ENERGY-ONLY MARKET FAVOURS CCGTS
The EC's modelling projected that in an energy-only market -- without capacity remuneration mechanisms -- from 2021 to 2030 some 63 GW of unprofitable capacity would either be retired early or the relevant investment cancelled. About half of this would be coal plants and the other half peaking units or steam turbines using oil or gas. Unsurprisingly, taking out excess supply would boost wholesale prices.
The main winners in an energy-only market are combined cycle gas turbine plants as the marginal technology, particularly those built after 2025, which "will likely remain profitable over the following 20 years of...operation," the EC said.
Some peaking units could also become very profitable after 2035, when higher renewable shares boost the value of flexibility, the modelling found. These results came with caveats that the profitability of any power plant depends greatly on its fuel and technology costs, and the EU's carbon price.

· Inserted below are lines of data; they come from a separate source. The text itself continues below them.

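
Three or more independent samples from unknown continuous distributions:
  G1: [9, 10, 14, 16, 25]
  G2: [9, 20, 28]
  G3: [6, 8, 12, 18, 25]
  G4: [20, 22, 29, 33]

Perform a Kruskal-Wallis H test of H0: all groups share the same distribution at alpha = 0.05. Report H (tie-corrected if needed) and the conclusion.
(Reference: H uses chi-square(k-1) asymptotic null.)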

The EC added that the modelling looked at the individual profitability of plants, while generators usually have a portfolio of different technologies enabling them to hedge risk and improve overall profitability.
OPENING UP CAPACITY MECHANISMS
The EU will not have an energy-only market, however, as several countries, including big-hitters France, Italy and the UK, have or will soon have national capacity remuneration mechanisms in place.
These guarantee payments for making capacity available when the supply/demand balance is particularly tight, either directly through providing more generating capacity or supplies through an interconnector, or by reducing demand.
The EC has long railed against the risk that such national mechanisms, if badly coordinated, could distort the EU's internal energy market, and keep unprofitable capacity in the market long after it should have been retired.
The EC tackles this issue in its proposals by setting an EU framework for national capacity mechanisms. If approved, all governments would have to use a transparent, non-discriminatory and market-based process to select providers.
Capacity mechanisms would have to be open to all resources, including storage and demand side management if they meet the technical requirements.
An important element for the EC is ensuring cross-border participation is possible, so that generation adequacy is maintained at a regional rather than national level. It proposes that foreign capacity providers have the right to take part in the same competitive process for contracting capacity as domestic providers.
Governments would also be prohibited from restricting their national capacity providers from taking part in other EU countries' mechanisms. The market will have plenty of time to become familiar with the clean energy package proposals, as they have to be debated and agreed by the European Parliament and EU Council, representing national governments, which usually takes at least 18 months to two years.
Many of the provisions will apply two years after that, while some will apply directly from 2020 or 2021, if the current timings are approved. The EC can already influence the design of national capacity mechanisms considered state aid, under the EU's state aid guidelines.
For example, the EC only approved France's capacity mechanism last November after France agreed to make changes, including allowing foreign capacity providers to take part. The EC said this was the first capacity mechanism in the EU to "explicitly include and remunerate foreign capacities."